A collapse in land ecosystems is reflected by the worldwide extinction of the primary coal-forming tree species. Coal is formed from the compaction of dead plants in densely vegetated areas, like the peat-forming forests that were present in the Permian. The collapse of these forests was followed by successive waves of ecological turnover and recovery for millions of years resulting in a ‘coal gap’ in the geological record. A recent study of the end-Permian extinction interval from Australia, identified a marked increase in charcoal abundance directly before this coal gap (Fig. 2). The suspicious timing of this charcoal event has raised the possibility of fire as a direct contributor to end-Permian land extinctions.

Figure 2. The end-Permian extinction is clearly expressed in outcrop (top-left) at Coalcliff, south of Sydney, Australia. It shows an abrupt upward transition from coals rich in fossil Glossopteris leaves (bottom), pollen and wood (centre-right) into a ‘dead zone’ of fine-grained sediments almost entirely devoid of fossils… except copious amounts of microcharcoal (top-right). Image credits: C. Mays; µm = micrometre.
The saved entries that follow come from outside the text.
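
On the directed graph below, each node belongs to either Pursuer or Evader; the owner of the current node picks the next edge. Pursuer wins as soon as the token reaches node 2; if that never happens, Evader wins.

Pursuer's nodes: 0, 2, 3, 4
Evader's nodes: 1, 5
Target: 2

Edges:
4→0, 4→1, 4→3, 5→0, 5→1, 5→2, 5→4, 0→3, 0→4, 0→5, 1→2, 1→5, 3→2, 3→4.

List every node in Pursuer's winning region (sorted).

A0 = {2}
A1: add {3} — 3 (Pursuer) has 3→2.
A2: add {0, 4} — 0 (Pursuer) has 0→3; 4 (Pursuer) has 4→3.
A3 = A2; e.g. 1 (Evader) can still go to 5. Fixed point.
Pursuer's winning region = {0, 2, 3, 4}.

0, 2, 3, 4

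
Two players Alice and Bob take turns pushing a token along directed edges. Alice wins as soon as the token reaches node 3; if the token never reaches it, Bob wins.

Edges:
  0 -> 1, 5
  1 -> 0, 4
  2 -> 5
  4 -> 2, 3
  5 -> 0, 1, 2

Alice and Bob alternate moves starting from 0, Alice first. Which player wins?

Bob

Track states (vertex, player-to-move).
A0 = {(3,Alice), (3,Bob)}
A1: add {(4,Alice)}.
A2 = A1; e.g. (0,Alice) stays out. (0,Alice) never enters ⇒ Bob avoids the target.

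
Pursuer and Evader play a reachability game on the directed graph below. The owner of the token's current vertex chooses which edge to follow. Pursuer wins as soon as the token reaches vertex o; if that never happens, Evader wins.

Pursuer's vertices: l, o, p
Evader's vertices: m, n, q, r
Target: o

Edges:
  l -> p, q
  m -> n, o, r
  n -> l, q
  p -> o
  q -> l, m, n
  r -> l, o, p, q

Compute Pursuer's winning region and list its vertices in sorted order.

l, o, p

A0 = {o}
A1: add {p} — p (Pursuer) has p→o.
A2: add {l} — l (Pursuer) has l→p.
A3 = A2; e.g. m (Evader) can still go to n. Fixed point.
Pursuer's winning region = {l, o, p}.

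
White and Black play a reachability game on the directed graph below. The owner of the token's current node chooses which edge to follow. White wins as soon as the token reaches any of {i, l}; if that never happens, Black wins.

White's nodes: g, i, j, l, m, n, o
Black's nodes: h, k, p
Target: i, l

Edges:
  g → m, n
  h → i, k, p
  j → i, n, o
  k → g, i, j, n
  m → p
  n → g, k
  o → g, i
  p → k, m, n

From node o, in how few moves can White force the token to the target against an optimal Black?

A0 = {i, l}
A1: add {j, o} — j (White) has j→i; o (White) has o→i.
A2 = A1; e.g. g (White) has no edge into A1. Fixed point.
o enters the attractor at level 1, so White can force the target in 1 move from there.

1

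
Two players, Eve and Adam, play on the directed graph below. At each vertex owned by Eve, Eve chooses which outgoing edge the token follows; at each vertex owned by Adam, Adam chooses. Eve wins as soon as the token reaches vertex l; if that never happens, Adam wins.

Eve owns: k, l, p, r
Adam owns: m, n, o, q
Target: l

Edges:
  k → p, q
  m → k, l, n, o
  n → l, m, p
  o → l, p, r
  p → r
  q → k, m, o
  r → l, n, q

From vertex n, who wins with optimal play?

A0 = {l}
A1: add {r} — r (Eve) has r→l.
A2: add {p} — p (Eve) has p→r.
A3: add {k, o} — k (Eve) has k→p; o (Adam): all of {l, p, r} already in.
A4 = A3; e.g. m (Adam) can still go to n. Fixed point.
n never enters the attractor, so Adam can avoid the target forever.

Adam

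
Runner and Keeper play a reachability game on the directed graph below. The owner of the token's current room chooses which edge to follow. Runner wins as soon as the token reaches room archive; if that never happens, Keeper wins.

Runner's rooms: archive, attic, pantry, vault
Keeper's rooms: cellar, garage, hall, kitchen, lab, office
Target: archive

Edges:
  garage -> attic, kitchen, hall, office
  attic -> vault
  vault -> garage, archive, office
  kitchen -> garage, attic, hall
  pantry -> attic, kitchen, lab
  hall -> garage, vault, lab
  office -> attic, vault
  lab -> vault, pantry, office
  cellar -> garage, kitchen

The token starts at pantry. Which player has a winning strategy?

A0 = {archive}
A1: add {vault} — vault (Runner) has vault→archive.
A2: add {attic} — attic (Runner) has attic→vault.
A3: add {office, pantry} — pantry (Runner) has pantry→attic; office (Keeper): all of {attic, vault} already in.
pantry ∈ A3, so Runner can force the target.

Runner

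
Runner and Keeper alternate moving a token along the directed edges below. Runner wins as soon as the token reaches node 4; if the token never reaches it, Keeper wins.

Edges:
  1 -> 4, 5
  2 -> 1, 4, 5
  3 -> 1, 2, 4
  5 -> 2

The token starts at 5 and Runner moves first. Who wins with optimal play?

Track states (vertex, player-to-move).
A0 = {(4,Runner), (4,Keeper)}
A1: add {(1,Runner), (2,Runner), (3,Runner)}.
A2: add {(3,Keeper), (5,Keeper)}.
A3 = A2; e.g. (1,Keeper) stays out. (5,Runner) never enters ⇒ Keeper avoids the target.

Keeper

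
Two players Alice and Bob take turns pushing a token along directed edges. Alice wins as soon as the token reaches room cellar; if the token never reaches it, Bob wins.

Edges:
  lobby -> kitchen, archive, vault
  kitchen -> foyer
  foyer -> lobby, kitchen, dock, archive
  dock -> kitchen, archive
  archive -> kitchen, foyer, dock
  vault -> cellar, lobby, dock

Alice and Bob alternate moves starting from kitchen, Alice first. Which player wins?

Bob

Track states (vertex, player-to-move).
A0 = {(cellar,Alice), (cellar,Bob)}
A1: add {(vault,Alice)}.
A2 = A1; e.g. (lobby,Alice) stays out. (kitchen,Alice) never enters ⇒ Bob avoids the target.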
Fossil fire-survival strategies

The southern forests of the supercontinent Pangea during the Permian Period were dominated by one plant type: Glossopteris (Fig. 2). Upon close inspection, Glossopteris has shown some evidence of fire tolerance, including ‘epicormic shoots’, which may have allowed the Glossopteris tree to sprout leaves back soon after a fire. This regrowth strategy has also evolved in the modern, fire-loving Eucalyptus of Australia (Fig. 3). Abundant fossil charcoal throughout the Permian Period indicates that this was a fire-prone time, and adaptations to cope with frequent fires likely contributed to the successful spread of Glossopteris across the Southern Hemisphere. Despite these fire-adaptations, these forests collapsed during the end-Permian crisis, and the reign of Glossopteris was entirely extinguished.
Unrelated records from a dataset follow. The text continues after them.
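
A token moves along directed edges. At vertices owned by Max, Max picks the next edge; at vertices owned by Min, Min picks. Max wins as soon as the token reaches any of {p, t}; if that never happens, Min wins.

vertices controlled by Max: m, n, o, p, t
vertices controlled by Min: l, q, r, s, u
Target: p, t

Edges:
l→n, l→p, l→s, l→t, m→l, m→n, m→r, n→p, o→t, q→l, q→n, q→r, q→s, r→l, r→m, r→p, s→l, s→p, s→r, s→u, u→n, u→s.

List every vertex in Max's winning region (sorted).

m, n, o, p, t

A0 = {p, t}
A1: add {n, o} — n (Max) has n→p; o (Max) has o→t.
A2: add {m} — m (Max) has m→n.
A3 = A2; e.g. l (Min) can still go to s. Fixed point.
Max's winning region = {m, n, o, p, t}.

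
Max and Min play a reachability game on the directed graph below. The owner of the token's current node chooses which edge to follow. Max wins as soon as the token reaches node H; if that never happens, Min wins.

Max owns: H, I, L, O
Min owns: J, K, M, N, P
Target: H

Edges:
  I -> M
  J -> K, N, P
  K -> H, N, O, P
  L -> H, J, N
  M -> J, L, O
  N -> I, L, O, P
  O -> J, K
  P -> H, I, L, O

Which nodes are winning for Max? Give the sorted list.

H, L

A0 = {H}
A1: add {L} — L (Max) has L→H.
A2 = A1; e.g. I (Max) has no edge into A1. Fixed point.
Max's winning region = {H, L}.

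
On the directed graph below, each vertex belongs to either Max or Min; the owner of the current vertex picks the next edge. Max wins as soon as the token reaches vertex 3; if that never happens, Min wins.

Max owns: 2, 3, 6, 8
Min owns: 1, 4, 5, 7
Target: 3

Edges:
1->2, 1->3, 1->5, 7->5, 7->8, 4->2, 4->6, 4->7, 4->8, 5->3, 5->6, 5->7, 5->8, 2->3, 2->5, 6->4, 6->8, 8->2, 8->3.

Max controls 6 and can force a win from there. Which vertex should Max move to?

A0 = {3}
A1: add {2, 8} — 2 (Max) has 2→3; 8 (Max) has 8→3.
A2: add {6} — 6 (Max) has 6→8.
A3 = A2; e.g. 1 (Min) can still go to 5. Fixed point.
From 6, successor 8 is in the attractor (rank 1); the other successor 4 is not.

8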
Animals on land developed their own strategies to avoid the worst of the climatic conditions that led to the collapse of Permian forest ecosystems. Following this devastation, many of the most successful large land animals were burrowers (Fig. 3). In fact, the ‘dead zone’, an interval in the geological record that represents many thousands of years of environmental stress during the end-Permian event, is riddled with the burrows of small mammal-like reptiles. These would have served as subterranean refuges during the lethal surface conditions, such as the extremely seasonal climate and raging wildfires.

Figure 3. Strategies for coping with fire-prone climates, both past and present. Top: fresh leaves sprout from the bark of a recently scorched Eucalyptus in Australia. These ‘epicormic shoots’ allow the plant to capitalise on the enhanced sunlight caused by the loss of canopy leaves in the immediate aftermath of a fire. Bottom: Large burrows, like these from South Africa, are very common in the aftermath of the end-Permian extinction. They reveal how some of the land animals, such as Lystrosaurus, may have survived the extreme fire regime during the end-Permian extinction interval. Scales = 10 cm. Photo credits: John O'Neill (top), Emese Bordy (bottom). Lystrosaurus reconstruction by Willem van der Merwe (bottom).
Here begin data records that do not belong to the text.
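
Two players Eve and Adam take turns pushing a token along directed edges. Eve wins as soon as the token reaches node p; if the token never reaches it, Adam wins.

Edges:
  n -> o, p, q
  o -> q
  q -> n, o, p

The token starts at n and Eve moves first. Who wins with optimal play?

Track states (vertex, player-to-move).
A0 = {(p,Eve), (p,Adam)}
A1: add {(n,Eve), (q,Eve)}.
(n,Eve) ∈ A1 ⇒ Eve forces the target.

Eve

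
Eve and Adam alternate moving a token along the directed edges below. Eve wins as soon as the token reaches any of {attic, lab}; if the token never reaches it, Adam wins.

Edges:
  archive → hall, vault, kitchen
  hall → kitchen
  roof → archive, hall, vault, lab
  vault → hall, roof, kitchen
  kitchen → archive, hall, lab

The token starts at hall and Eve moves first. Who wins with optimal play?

Adam

Track states (vertex, player-to-move).
A0 = {(attic,Eve), (attic,Adam), (lab,Eve), (lab,Adam)}
A1: add {(roof,Eve), (kitchen,Eve)}.
A2: add {(hall,Adam)}.
A3: add {(archive,Eve), (vault,Eve)}.
A4 = A3; e.g. (archive,Adam) stays out. (hall,Eve) never enters ⇒ Adam avoids the target.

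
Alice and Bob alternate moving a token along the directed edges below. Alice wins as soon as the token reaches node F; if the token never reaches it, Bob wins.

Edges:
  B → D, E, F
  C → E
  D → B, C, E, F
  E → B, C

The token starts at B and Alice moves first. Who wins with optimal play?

Track states (vertex, player-to-move).
A0 = {(F,Alice), (F,Bob)}
A1: add {(B,Alice), (D,Alice)}.
(B,Alice) ∈ A1 ⇒ Alice forces the target.

Alice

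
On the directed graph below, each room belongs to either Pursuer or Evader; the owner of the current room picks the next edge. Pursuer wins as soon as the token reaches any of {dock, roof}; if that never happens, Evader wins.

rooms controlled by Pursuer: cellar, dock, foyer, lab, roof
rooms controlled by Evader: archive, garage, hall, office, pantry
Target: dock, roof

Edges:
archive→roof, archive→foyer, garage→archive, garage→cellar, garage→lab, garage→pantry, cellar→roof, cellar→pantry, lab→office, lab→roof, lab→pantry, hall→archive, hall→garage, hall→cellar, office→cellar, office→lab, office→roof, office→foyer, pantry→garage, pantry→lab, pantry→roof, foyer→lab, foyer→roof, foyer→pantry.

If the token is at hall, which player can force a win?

Evader

A0 = {dock, roof}
A1: add {cellar, foyer, lab} — cellar (Pursuer) has cellar→roof; lab (Pursuer) has lab→roof; foyer (Pursuer) has foyer→roof.
A2: add {archive, office} — archive (Evader): all of {roof, foyer} already in; office (Evader): all of {cellar, lab, roof, foyer} already in.
A3 = A2; e.g. garage (Evader) can still go to pantry. Fixed point.
hall never enters the attractor, so Evader can avoid the target forever.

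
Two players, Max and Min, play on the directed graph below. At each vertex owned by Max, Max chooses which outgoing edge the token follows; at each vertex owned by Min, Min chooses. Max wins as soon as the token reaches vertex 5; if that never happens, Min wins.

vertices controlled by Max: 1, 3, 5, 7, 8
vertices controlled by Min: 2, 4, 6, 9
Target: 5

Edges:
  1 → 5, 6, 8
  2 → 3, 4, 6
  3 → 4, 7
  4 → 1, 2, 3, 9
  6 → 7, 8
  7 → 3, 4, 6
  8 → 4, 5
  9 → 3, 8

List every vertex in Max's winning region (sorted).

A0 = {5}
A1: add {1, 8} — 1 (Max) has 1→5; 8 (Max) has 8→5.
A2 = A1; e.g. 2 (Min) can still go to 3. Fixed point.
Max's winning region = {1, 5, 8}.

1, 5, 8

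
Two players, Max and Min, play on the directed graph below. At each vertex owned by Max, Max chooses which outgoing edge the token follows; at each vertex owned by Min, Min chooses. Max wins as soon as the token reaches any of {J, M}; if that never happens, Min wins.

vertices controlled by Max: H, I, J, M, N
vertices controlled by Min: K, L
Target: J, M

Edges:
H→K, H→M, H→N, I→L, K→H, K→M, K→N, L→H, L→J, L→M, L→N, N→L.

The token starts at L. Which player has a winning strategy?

Min

A0 = {J, M}
A1: add {H} — H (Max) has H→M.
A2 = A1; e.g. I (Max) has no edge into A1. Fixed point.
L never enters the attractor, so Min can avoid the target forever.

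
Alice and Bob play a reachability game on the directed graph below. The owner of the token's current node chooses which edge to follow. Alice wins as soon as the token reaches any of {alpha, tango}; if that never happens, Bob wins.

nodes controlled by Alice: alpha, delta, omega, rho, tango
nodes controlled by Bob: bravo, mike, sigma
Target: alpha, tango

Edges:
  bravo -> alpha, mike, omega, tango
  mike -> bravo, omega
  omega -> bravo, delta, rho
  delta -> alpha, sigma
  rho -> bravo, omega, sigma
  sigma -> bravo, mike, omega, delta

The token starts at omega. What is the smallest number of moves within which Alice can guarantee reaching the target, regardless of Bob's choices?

A0 = {alpha, tango}
A1: add {delta} — delta (Alice) has delta→alpha.
A2: add {omega} — omega (Alice) has omega→delta.
omega enters the attractor at level 2, so Alice can force the target in 2 moves from there.

2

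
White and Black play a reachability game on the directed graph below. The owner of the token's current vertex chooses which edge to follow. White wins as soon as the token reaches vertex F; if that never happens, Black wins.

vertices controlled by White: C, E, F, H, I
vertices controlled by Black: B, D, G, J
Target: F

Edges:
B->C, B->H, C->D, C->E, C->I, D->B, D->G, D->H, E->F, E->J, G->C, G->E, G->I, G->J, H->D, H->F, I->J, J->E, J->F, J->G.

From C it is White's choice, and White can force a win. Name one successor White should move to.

A0 = {F}
A1: add {E, H} — E (White) has E→F; H (White) has H→F.
A2: add {C} — C (White) has C→E.
A3: add {B} — B (Black): all of {C, H} already in.
A4 = A3; e.g. D (Black) can still go to G. Fixed point.
From C, successor E is in the attractor (rank 1); the other successors D, I are not.

E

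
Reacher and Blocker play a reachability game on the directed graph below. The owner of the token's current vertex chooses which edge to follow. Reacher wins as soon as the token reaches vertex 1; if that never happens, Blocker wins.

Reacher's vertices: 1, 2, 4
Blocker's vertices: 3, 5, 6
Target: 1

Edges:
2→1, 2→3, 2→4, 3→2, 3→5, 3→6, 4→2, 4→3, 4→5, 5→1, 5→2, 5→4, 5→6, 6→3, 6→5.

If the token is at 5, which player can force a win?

Blocker

A0 = {1}
A1: add {2} — 2 (Reacher) has 2→1.
A2: add {4} — 4 (Reacher) has 4→2.
A3 = A2; e.g. 3 (Blocker) can still go to 5. Fixed point.
5 never enters the attractor, so Blocker can avoid the target forever.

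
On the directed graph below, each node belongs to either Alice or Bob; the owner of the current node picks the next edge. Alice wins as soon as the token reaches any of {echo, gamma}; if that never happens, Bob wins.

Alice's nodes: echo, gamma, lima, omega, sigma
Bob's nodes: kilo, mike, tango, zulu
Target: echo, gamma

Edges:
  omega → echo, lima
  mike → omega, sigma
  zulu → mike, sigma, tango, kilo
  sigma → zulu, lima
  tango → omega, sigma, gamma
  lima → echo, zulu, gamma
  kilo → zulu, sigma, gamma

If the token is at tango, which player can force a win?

A0 = {echo, gamma}
A1: add {lima, omega} — omega (Alice) has omega→echo; lima (Alice) has lima→echo.
A2: add {sigma} — sigma (Alice) has sigma→lima.
A3: add {mike, tango} — mike (Bob): all of {omega, sigma} already in; tango (Bob): all of {omega, sigma, gamma} already in.
A4 = A3; e.g. zulu (Bob) can still go to kilo. Fixed point.
tango ∈ A3, so Alice can force the target.

Alice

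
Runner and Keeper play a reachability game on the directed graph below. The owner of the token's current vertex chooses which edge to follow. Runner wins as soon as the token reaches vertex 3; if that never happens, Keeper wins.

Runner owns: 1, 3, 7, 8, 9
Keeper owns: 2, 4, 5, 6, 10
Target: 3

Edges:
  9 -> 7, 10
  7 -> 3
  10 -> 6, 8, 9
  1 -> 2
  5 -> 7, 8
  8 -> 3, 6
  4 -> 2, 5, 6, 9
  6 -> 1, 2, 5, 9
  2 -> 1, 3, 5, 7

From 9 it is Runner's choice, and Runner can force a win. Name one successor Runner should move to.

7

A0 = {3}
A1: add {7, 8} — 7 (Runner) has 7→3; 8 (Runner) has 8→3.
A2: add {5, 9} — 5 (Keeper): all of {7, 8} already in; 9 (Runner) has 9→7.
A3 = A2; e.g. 1 (Runner) has no edge into A2. Fixed point.
From 9, successor 7 is in the attractor (rank 1); the other successor 10 is not.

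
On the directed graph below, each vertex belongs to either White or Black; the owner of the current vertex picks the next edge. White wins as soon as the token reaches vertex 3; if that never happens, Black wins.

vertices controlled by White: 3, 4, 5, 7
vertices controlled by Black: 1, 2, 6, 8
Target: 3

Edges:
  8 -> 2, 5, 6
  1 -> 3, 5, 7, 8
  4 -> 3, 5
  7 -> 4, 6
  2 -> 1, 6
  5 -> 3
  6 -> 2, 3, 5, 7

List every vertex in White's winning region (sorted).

3, 4, 5, 7

A0 = {3}
A1: add {4, 5} — 4 (White) has 4→3; 5 (White) has 5→3.
A2: add {7} — 7 (White) has 7→4.
A3 = A2; e.g. 1 (Black) can still go to 8. Fixed point.
White's winning region = {3, 4, 5, 7}.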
A cautionary tale of warmth- and fire-driven extinction?

The end-Permian calamity was triggered by the convulsive eruptions of an enormous volcanic region in Siberia. The prodigious release of greenhouse gases from these volcanic vents drove the climate to searing temperatures for thousands of years. Under this extreme global hothouse, vast regions of the continents underwent prolonged droughts, and a rise in fire activity. Today, increasing temperature and aridity have seen spikes in wildfire prevalence and severity; under this ‘new normal’, even the iconic fire-adapted Eucalyptus forests of Australia are under unprecedented stress.

Greenhouse gas emissions that led to increased temperatures and aridity, and thus promoted wildfires… if this is all starting to sound familiar to you, you are not alone. As modern global CO2 levels reach their highest in millions of years, more climate scientists are looking further back into the deep past for prehistoric analogues. The end-Permian event is looking more and more relevant each day. Considering the scale of the end-Permian event, let’s hope that the related extinction rates will be significantly lower … but we can do better than hope. Unlike the victims of past mass extinctions, we can alter the course of modern environmental change, through a combination of prevention and mitigation. Adaptation should be a last resort strategy—even the fire-adaptations of Glossopteris didn’t help during the end-Permian inferno.